[Pl-seminar] Semantics Seminar Schedule

Mon Aug 2 12:54:11 EDT 2004

NU Programming Languages Seminar
Monday, August 9, 2004
Room 366 West Village H (http://www.ccs.neu.edu/home/wand/directions.html)
11:45am-1:30pm

	      Algorithmic Differentiation of Functional Programs

			     Jeffrey Mark Siskind
		School of Electrical and Computer Engineering
			      Purdue University

Algorithmic Differentiation (AD) is an established enterprise that seeks to
take the derivatives of functions specified as programs through symbolic
manipulation rather than finite differencing.  AD has traditionally been
applied to imperative programs.  We have developed a novel framework for
performing AD within modern functional programming languages, treating AD
operators as first-class higher-order functions that take first-class function
objects as arguments and produce first-class function objects as results.
Doing so offers seven important advantages over the traditional imperative
framework for AD.

 - Functional programs represent the underlying mathematical notions more
   closely than imperative programs.
 - This formulation is modular and allows a library of functions to be built
   compositionally: root finders built on a derivative-taker, line search
   built on root finders, multivariate optimizers built on line search, other
   multivariate optimizers (with identical APIs) build on Hessian-vector
   multipliers, themselves built on AD operators, and so forth.
 - By allowing the callee to specify the necessary AD, rather than insisting
   that the caller provide appropriately transformed functions, internals can
   be hidden and changed, maintaining a modular structure previously not
   possible in AD codes.
 - It is straightforward to generate higher-order derivatives, i.e.
   derivatives of derivatives.
 - Differential forms become first-class higher-order functions that can be
   passed to optimizers or PDE solvers as part of an API.  This allow one to
   easily express programming patterns, i.e. algorithm templates, that can be
   instantiated with different components as fillers.  For example, one can
   construct an algorithm that needs an optimizer and leave the choice of
   optimizer unspecified, to be filled in later by passing the particular
   optimizer as a function parameter.
 - Gradients can even be taken through processes that themselves involve
   AD-based optimization or PDE solution.
 - In traditional AD formulations, the output of an AD transformation is a
   `tape' that is a different kind of entity than user-written functions.
   It must be interpreted or run-time compiled.  In contrast, in our approach,
   user-written functions, and the input and output of AD operators, are all
   the same kind of entity.  Standard compilation techniques for functional
   programs can eliminate the need for interpretation or run-time compilation
   of derivatives and generate, at compile-time, code for derivatives that is
   as efficient as code for the primal calculation.

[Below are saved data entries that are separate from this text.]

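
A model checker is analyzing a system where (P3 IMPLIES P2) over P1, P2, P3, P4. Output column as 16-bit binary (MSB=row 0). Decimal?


Formula: (P3 IMPLIES P2) over P1, P2, P3, P4 (16 rows)
Evaluate each row (bits = P1,P2,P3,P4, MSB first):
  row 0 [0000]: (0 IMPLIES 0) -> 1
  row 1 [0001]: (0 IMPLIES 0) -> 1
  row 2 [0010]: (1 IMPLIES 0) -> 0
  row 3 [0011]: (1 IMPLIES 0) -> 0
  row 4 [0100]: (0 IMPLIES 1) -> 1
  row 5 [0101]: (0 IMPLIES 1) -> 1
  row 6 [0110]: (1 IMPLIES 1) -> 1
  row 7 [0111]: (1 IMPLIES 1) -> 1
  row 8 [1000]: (0 IMPLIES 0) -> 1
  row 9 [1001]: (0 IMPLIES 0) -> 1
  row 10 [1010]: (1 IMPLIES 0) -> 0
  row 11 [1011]: (1 IMPLIES 0) -> 0
  row 12 [1100]: (0 IMPLIES 1) -> 1
  row 13 [1101]: (0 IMPLIES 1) -> 1
  row 14 [1110]: (1 IMPLIES 1) -> 1
  row 15 [1111]: (1 IMPLIES 1) -> 1
Full result column, 4 rows per line (P1,P2 fixed per line; P3,P4 runs 00..11 left to right):
  rows 0-3 [P1,P2=00]: 1100  = hex C
  rows 4-7 [P1,P2=01]: 1111  = hex F
  rows 8-11 [P1,P2=10]: 1100  = hex C
  rows 12-15 [P1,P2=11]: 1111  = hex F
Output column (row 0 .. row 15) = 1100111111001111
Output column grouped in 4s = 1100 1111 1100 1111 = 0xCFCF
Convert to decimal digit by digit (value = value*16 + digit):
  C -> 12
  12*16 + 15 (F) = 207
  207*16 + 12 (C) = 3324
  3324*16 + 15 (F) = 53199
Decimal = 53199

53199


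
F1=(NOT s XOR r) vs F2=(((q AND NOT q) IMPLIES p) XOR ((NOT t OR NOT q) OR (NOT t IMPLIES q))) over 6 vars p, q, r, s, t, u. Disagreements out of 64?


F1 = (NOT s XOR r)
F2 = (((q AND NOT q) IMPLIES p) XOR ((NOT t OR NOT q) OR (NOT t IMPLIES q)))
Evaluate both on each of 64 rows (bits = p,q,r,s,t,u):
  row 0 [000000]: F1=1 F2=0 (differ) -> 1
  row 1 [000001]: F1=1 F2=0 (differ) -> 1
  row 2 [000010]: F1=1 F2=0 (differ) -> 1
  row 3 [000011]: F1=1 F2=0 (differ) -> 1
  row 4 [000100]: F1=0 F2=0 -> 0
  (every remaining row is evaluated the same way; all 64 results are listed next)
Full result column, 8 rows per line (p,q,r fixed per line; s,t,u runs 000..111 left to right):
  rows 0-7 [p,q,r=000]: 11110000  (ones: 4)
  rows 8-15 [p,q,r=001]: 00001111  (ones: 4)
  rows 16-23 [p,q,r=010]: 11110000  (ones: 4)
  rows 24-31 [p,q,r=011]: 00001111  (ones: 4)
  rows 32-39 [p,q,r=100]: 11110000  (ones: 4)
  rows 40-47 [p,q,r=101]: 00001111  (ones: 4)
  rows 48-55 [p,q,r=110]: 11110000  (ones: 4)
  rows 56-63 [p,q,r=111]: 00001111  (ones: 4)
Disagreements = 4+4+4+4+4+4+4+4 = 32

32


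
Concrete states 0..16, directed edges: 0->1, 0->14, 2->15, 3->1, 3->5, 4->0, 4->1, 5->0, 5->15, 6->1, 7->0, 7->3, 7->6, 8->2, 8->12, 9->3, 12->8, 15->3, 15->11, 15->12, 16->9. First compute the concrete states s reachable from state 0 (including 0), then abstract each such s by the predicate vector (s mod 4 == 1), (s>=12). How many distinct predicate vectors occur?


BFS from 0:
Concrete reachable: {0, 1, 14}
Abstract via predicates (s mod 4 == 1), (s>=12):
  (0,0) <- {0}
  (0,1) <- {14}
  (1,0) <- {1}
Distinct abstract states = 3

3


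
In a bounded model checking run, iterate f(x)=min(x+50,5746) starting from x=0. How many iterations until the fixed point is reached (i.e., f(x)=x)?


Step 1: x=0, cap=5746, increment=50
Step 2: x grows by 50 each step until capped at 5746; fixed point is x=5746
Step 3: iterations = ceil(5746/50) = 115

115


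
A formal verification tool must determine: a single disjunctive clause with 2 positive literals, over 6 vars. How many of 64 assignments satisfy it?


Step 1: Total=2^6=64
Step 2: Unsat when all 2 false: 2^4=16
Step 3: Sat=64-16=48

48


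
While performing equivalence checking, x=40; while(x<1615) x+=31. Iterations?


Step 1: x goes from 40 toward 1615 by 31; the body runs while x<1615, so iterations = ceil((bound-start)/step)
Step 2: Distance=1575
Step 3: ceil(1575/31)=51

51


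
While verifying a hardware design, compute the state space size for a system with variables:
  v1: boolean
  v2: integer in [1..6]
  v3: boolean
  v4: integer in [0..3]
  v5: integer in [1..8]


State space = product of domain sizes of all variables.
Domain sizes:
  v1 (boolean): 2
  v2 (integer in [1..6]): 6
  v3 (boolean): 2
  v4 (integer in [0..3]): 4
  v5 (integer in [1..8]): 8
Product = 2 * 6 * 2 * 4 * 8 = 768

768


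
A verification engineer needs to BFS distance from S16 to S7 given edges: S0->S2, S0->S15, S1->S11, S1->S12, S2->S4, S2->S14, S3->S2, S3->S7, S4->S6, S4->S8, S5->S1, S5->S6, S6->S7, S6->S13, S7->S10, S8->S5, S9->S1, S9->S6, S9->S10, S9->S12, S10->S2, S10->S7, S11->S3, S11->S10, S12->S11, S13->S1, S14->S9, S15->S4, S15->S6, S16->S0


BFS layer-by-layer from S16:
  dist 0: {S16}
  dist 1: {S0}
  dist 2: {S2, S15}
  dist 3: {S4, S6, S14}
  dist 4: {S7, S8, S9, S13}
  -> S7 reached at distance 4
Shortest path length = 4

4


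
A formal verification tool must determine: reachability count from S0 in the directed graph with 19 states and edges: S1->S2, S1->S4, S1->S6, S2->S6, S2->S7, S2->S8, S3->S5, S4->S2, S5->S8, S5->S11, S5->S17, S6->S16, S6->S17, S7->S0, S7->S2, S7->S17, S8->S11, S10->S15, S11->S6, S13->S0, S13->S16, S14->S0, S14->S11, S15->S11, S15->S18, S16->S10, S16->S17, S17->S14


BFS from S0:
  layer 0: {S0}
Reachable set: {S0}
Count = 1

1


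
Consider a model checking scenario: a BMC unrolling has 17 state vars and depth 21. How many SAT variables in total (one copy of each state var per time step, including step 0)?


BMC unrolls to depth k, creating one copy of each state var for steps 0..k.
Step count = 21 + 1 = 22 (steps 0 through 21)
Vars per step = 17
Total = 17 * 22 = 374

374


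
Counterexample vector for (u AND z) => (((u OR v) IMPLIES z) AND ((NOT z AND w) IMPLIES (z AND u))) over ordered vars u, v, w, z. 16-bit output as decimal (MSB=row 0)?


F1 = (u AND z)
F2 = (((u OR v) IMPLIES z) AND ((NOT z AND w) IMPLIES (z AND u)))
Counterexample to F1=>F2 is where F1=1 and F2=0.
Evaluate each row (bits = u,v,w,z, MSB first):
  row 0 [0000]: F1=0 F2=1 -> F1&~F2 -> 0
  row 1 [0001]: F1=0 F2=1 -> F1&~F2 -> 0
  row 2 [0010]: F1=0 F2=0 -> F1&~F2 -> 0
  row 3 [0011]: F1=0 F2=1 -> F1&~F2 -> 0
  row 4 [0100]: F1=0 F2=0 -> F1&~F2 -> 0
  row 5 [0101]: F1=0 F2=1 -> F1&~F2 -> 0
  row 6 [0110]: F1=0 F2=0 -> F1&~F2 -> 0
  row 7 [0111]: F1=0 F2=1 -> F1&~F2 -> 0
  row 8 [1000]: F1=0 F2=0 -> F1&~F2 -> 0
  row 9 [1001]: F1=1 F2=1 -> F1&~F2 -> 0
  row 10 [1010]: F1=0 F2=0 -> F1&~F2 -> 0
  row 11 [1011]: F1=1 F2=1 -> F1&~F2 -> 0
  row 12 [1100]: F1=0 F2=0 -> F1&~F2 -> 0
  row 13 [1101]: F1=1 F2=1 -> F1&~F2 -> 0
  row 14 [1110]: F1=0 F2=0 -> F1&~F2 -> 0
  row 15 [1111]: F1=1 F2=1 -> F1&~F2 -> 0
Full result column, 4 rows per line (u,v fixed per line; w,z runs 00..11 left to right):
  rows 0-3 [u,v=00]: 0000  = hex 0
  rows 4-7 [u,v=01]: 0000  = hex 0
  rows 8-11 [u,v=10]: 0000  = hex 0
  rows 12-15 [u,v=11]: 0000  = hex 0
Counterexample vector (row 0 .. row 15) = 0000000000000000
Output column grouped in 4s = 0000 0000 0000 0000 = 0x0000
Convert to decimal digit by digit (value = value*16 + digit):
  0 -> 0
  0*16 + 0 = 0
  0*16 + 0 = 0
  0*16 + 0 = 0
Decimal = 0

0


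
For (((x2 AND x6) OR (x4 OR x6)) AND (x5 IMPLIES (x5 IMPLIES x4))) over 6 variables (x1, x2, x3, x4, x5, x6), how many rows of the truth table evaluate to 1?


Formula: (((x2 AND x6) OR (x4 OR x6)) AND (x5 IMPLIES (x5 IMPLIES x4))) over 6 vars (64 rows)
Evaluate each row (x1, x2, x3, x4, x5, x6 as bits, MSB first):
  row 0 [000000]: (((0 AND 0) OR (0 OR 0)) AND (0 IMPLIES (0 IMPLIES 0))) -> 0
  row 1 [000001]: (((0 AND 1) OR (0 OR 1)) AND (0 IMPLIES (0 IMPLIES 0))) -> 1
  row 2 [000010]: (((0 AND 0) OR (0 OR 0)) AND (1 IMPLIES (1 IMPLIES 0))) -> 0
  row 3 [000011]: (((0 AND 1) OR (0 OR 1)) AND (1 IMPLIES (1 IMPLIES 0))) -> 0
  row 4 [000100]: (((0 AND 0) OR (1 OR 0)) AND (0 IMPLIES (0 IMPLIES 1))) -> 1
  (every remaining row is evaluated the same way; all 64 results are listed next)
Full result column, 8 rows per line (x1,x2,x3 fixed per line; x4,x5,x6 runs 000..111 left to right):
  rows 0-7 [x1,x2,x3=000]: 01001111  (ones: 5)
  rows 8-15 [x1,x2,x3=001]: 01001111  (ones: 5)
  rows 16-23 [x1,x2,x3=010]: 01001111  (ones: 5)
  rows 24-31 [x1,x2,x3=011]: 01001111  (ones: 5)
  rows 32-39 [x1,x2,x3=100]: 01001111  (ones: 5)
  rows 40-47 [x1,x2,x3=101]: 01001111  (ones: 5)
  rows 48-55 [x1,x2,x3=110]: 01001111  (ones: 5)
  rows 56-63 [x1,x2,x3=111]: 01001111  (ones: 5)
Count of 1-rows = 5+5+5+5+5+5+5+5 = 40

40


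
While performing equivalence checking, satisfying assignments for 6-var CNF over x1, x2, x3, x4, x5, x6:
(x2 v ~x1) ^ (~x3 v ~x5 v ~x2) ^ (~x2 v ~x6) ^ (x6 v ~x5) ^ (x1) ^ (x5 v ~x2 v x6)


CNF with 6 clauses over 6 vars (64 assignments).
An assignment satisfies CNF iff every clause has >=1 true literal.
Check each row (bits = x1,x2,x3,x4,x5,x6; clause T/F shown):
  row 0 [000000]: clauses=TTTTFT -> 0
  row 1 [000001]: clauses=TTTTFT -> 0
  row 2 [000010]: clauses=TTTFFT -> 0
  row 3 [000011]: clauses=TTTTFT -> 0
  row 4 [000100]: clauses=TTTTFT -> 0
  (every remaining row is evaluated the same way; all 64 results are listed next)
Full result column, 8 rows per line (x1,x2,x3 fixed per line; x4,x5,x6 runs 000..111 left to right):
  rows 0-7 [x1,x2,x3=000]: 00000000  (ones: 0)
  rows 8-15 [x1,x2,x3=001]: 00000000  (ones: 0)
  rows 16-23 [x1,x2,x3=010]: 00000000  (ones: 0)
  rows 24-31 [x1,x2,x3=011]: 00000000  (ones: 0)
  rows 32-39 [x1,x2,x3=100]: 00000000  (ones: 0)
  rows 40-47 [x1,x2,x3=101]: 00000000  (ones: 0)
  rows 48-55 [x1,x2,x3=110]: 00000000  (ones: 0)
  rows 56-63 [x1,x2,x3=111]: 00000000  (ones: 0)
Satisfying assignments = 0+0+0+0+0+0+0+0 = 0

0


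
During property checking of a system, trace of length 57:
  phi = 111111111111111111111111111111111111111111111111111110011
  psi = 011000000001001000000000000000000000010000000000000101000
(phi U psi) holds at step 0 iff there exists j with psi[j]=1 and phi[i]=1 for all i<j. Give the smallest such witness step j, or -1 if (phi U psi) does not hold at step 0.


(phi U psi) at 0: need smallest j with psi[j]=1 and phi[i]=1 for all i in [0,j).
Scan from step 0:
  step 0: phi=1, psi=0 -> continue
  step 1: psi=1 and phi held for [0,1) -> witness found
Witness step = 1

1


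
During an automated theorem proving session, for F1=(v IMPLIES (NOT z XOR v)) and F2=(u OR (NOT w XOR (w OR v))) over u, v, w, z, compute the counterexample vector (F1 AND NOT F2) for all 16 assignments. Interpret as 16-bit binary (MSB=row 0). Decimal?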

We illustrate the above advantages with examples that run in an implemented
system.  Our techniques can be applied to problems in such diverse fields as
engineering design, scientific computing, and machine learning, where
researchers regularly need to take derivatives of complex models specified as
programs.

Joint work with Barak Pearlmutter.

Upcoming Events:

No events scheduled.  Want to volunteer?

--Mitch